Transforming columns

Splitting columns

If you apply a text facet to Occupation of females compensation, notice how many rows include a wage. This is classic messy data, including multiple data types (categorical and discontinuous) under the same variable. One way to begin examining and comparing wages would be to separate those wages into a separate column.

Under Occupation of females compensation, select Edit column -> Split into several columns.

Most commonly, multiple values are separated by a character like a comma. In this case, we see the $ character.

Replace the comma with a $ in the Separator field. Note we can limit the maximum number of columns – this could be important in case very very messy data!

Additionally, we’ll want to preserve the current column – so uncheck the Remove this column option. Select OK.

Now we should have a few new columns. We expect the first new column to be unhelpful – this column will include text in each cell before the $ dollar sign. The next column will be our first column of wages. What are the other columns that were created?

Let’s delete the first new column by selecting Edit column -> Remove this column.

Now let’s rename the rest of the new columns by selecting Edit column -> Rename this column to ‘Female wages’. Apply a Text facet to our first Female wages column, what do you notice?

This is a beginning, but you might have noticed that not all the cells with wages under Occupation of females compensation included $ dollar signs.
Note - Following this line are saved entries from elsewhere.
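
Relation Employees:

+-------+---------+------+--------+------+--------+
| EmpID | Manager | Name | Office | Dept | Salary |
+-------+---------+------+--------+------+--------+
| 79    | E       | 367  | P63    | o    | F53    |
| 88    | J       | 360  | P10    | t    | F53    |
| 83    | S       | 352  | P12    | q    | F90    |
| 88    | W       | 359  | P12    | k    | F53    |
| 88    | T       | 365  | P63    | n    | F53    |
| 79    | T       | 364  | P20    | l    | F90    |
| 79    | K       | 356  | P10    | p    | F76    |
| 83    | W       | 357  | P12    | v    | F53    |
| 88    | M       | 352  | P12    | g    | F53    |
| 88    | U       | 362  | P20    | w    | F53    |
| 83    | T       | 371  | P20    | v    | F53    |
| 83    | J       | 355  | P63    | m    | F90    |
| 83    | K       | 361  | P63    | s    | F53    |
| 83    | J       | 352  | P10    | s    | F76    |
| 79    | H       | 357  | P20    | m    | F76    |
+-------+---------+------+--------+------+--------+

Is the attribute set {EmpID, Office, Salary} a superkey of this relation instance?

Two distinct rows share (EmpID=88, Office=P12, Salary=F53), so {EmpID, Office, Salary} does not determine every attribute — not a superkey.

No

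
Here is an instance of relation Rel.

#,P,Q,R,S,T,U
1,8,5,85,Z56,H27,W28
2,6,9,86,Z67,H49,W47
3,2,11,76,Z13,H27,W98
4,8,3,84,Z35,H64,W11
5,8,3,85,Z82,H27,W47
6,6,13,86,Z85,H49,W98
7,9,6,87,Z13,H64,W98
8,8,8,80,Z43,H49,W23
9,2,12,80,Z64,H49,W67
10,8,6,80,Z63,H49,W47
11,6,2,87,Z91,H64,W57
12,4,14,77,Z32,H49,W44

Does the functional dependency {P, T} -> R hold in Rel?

(P=8, T=H27): rows 1, 5 → R = 85, 85 ✓
(P=6, T=H49): rows 2, 6 → R = 86, 86 ✓
(P=2, T=H27): row 3 → R = 76 ✓
(P=8, T=H64): row 4 → R = 84 ✓
(P=9, T=H64): row 7 → R = 87 ✓
(P=8, T=H49): rows 8, 10 → R = 80, 80 ✓
(P=2, T=H49): row 9 → R = 80 ✓
(P=6, T=H64): row 11 → R = 87 ✓
(P=4, T=H49): row 12 → R = 77 ✓
Every {P, T} value is associated with a single R value, so {P, T} -> R holds.

Yes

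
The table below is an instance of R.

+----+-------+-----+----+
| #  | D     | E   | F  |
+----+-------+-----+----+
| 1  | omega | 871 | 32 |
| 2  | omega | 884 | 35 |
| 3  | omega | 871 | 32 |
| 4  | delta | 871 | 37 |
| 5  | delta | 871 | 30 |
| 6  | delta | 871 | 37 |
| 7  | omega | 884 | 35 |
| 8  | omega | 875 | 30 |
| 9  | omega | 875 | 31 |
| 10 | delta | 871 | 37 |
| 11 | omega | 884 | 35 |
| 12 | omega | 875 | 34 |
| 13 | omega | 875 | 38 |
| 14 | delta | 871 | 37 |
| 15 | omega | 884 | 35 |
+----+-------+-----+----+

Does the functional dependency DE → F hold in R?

No

(D=omega, E=871): rows 1, 3 → F = 32, 32 ✓
(D=omega, E=884): rows 2, 7, 11, 15 → F = 35, 35, 35, 35 ✓
(D=delta, E=871): rows 4, 5, 6, 10, 14 → F takes values {37, 30} — violation
(D=omega, E=875): rows 8, 9, 12, 13 → F takes values {30, 31, 34, 38} — violation
Two rows agree on DE but differ on F, so DE → F does not hold.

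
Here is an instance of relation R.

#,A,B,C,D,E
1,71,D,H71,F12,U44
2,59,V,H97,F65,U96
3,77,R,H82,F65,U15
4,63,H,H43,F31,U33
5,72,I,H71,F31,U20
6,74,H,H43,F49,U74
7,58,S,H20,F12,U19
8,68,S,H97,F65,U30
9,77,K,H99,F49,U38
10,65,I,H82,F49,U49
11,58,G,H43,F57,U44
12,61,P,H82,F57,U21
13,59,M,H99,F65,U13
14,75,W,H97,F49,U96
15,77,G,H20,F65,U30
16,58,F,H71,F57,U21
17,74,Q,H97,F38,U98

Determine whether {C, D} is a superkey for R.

No

Rows 2 and 8 have the same {C, D} value (C=H97, D=F65) but are distinct tuples, so {C, D} does not determine every attribute — not a superkey.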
What if we could make sure to select all Arabic numerals, not just for cells that happened to include $ dollar signs?

Challenge

From how many residences on Lombard St. was data collected? Or from any other street? Let’s explore one path to answering such a question that makes use of OpenRefine’s more advanced features.

Under the Residence column, selecting Text facet isn’t super helpful because it doesn’t aggregate different addresses, partly because of address numbers. What if we could strip away address numbers?

add column based on this column openrefine menu

Under the Residence column, select Edit column -> Add column based on this column….

Add a new column name, in this case ‘Street name’. For our purposes, we will be using General Refine Expression Language (note the options for Python or Clojure in the dropdown menu). As we enter text in the resulting prompt, we can see results update live.

Start by entering value. Next, let’s try to find a particular value – say the number ‘144’. We would do this by using the method find, as in value.find('144').

How about any number? We can use a commonly used shorthand code called regular expressions to match whole classes of characters, in this case Arabic numerals.

First we need to indicate we are going to use a regular expression instead of normal text. We do this with / slashes instead of quotation marks.

The shorthand for one Arabic numeral is \d. The shorthand for any number of Arabic numerals together is \d+.

What about ‘8th’ as in 8th Street? In order to save those numerals, we’ll want to include a space after.

This way we will only match on a numeral or a string of numerals followed by a space. So now we have value.find(/\d+ /).

Finally, we wanted to get rid of the numbers, remember? So we’ll swap the .find method for .replace. What should we replace the digits with? Nothing, a blank, which we can indicate with empty quotation marks '' – as in value.replace(/\d+ /, '').

Select OK and we should have a new column with numbers stripped.

In our new column Street name, select Facet -> Text facet. Next select count besides Sort by.

So how many residences surveyed were on Lombard Street? Clearly, this is not perfect. What step might we take to better cluster addresses based on the street?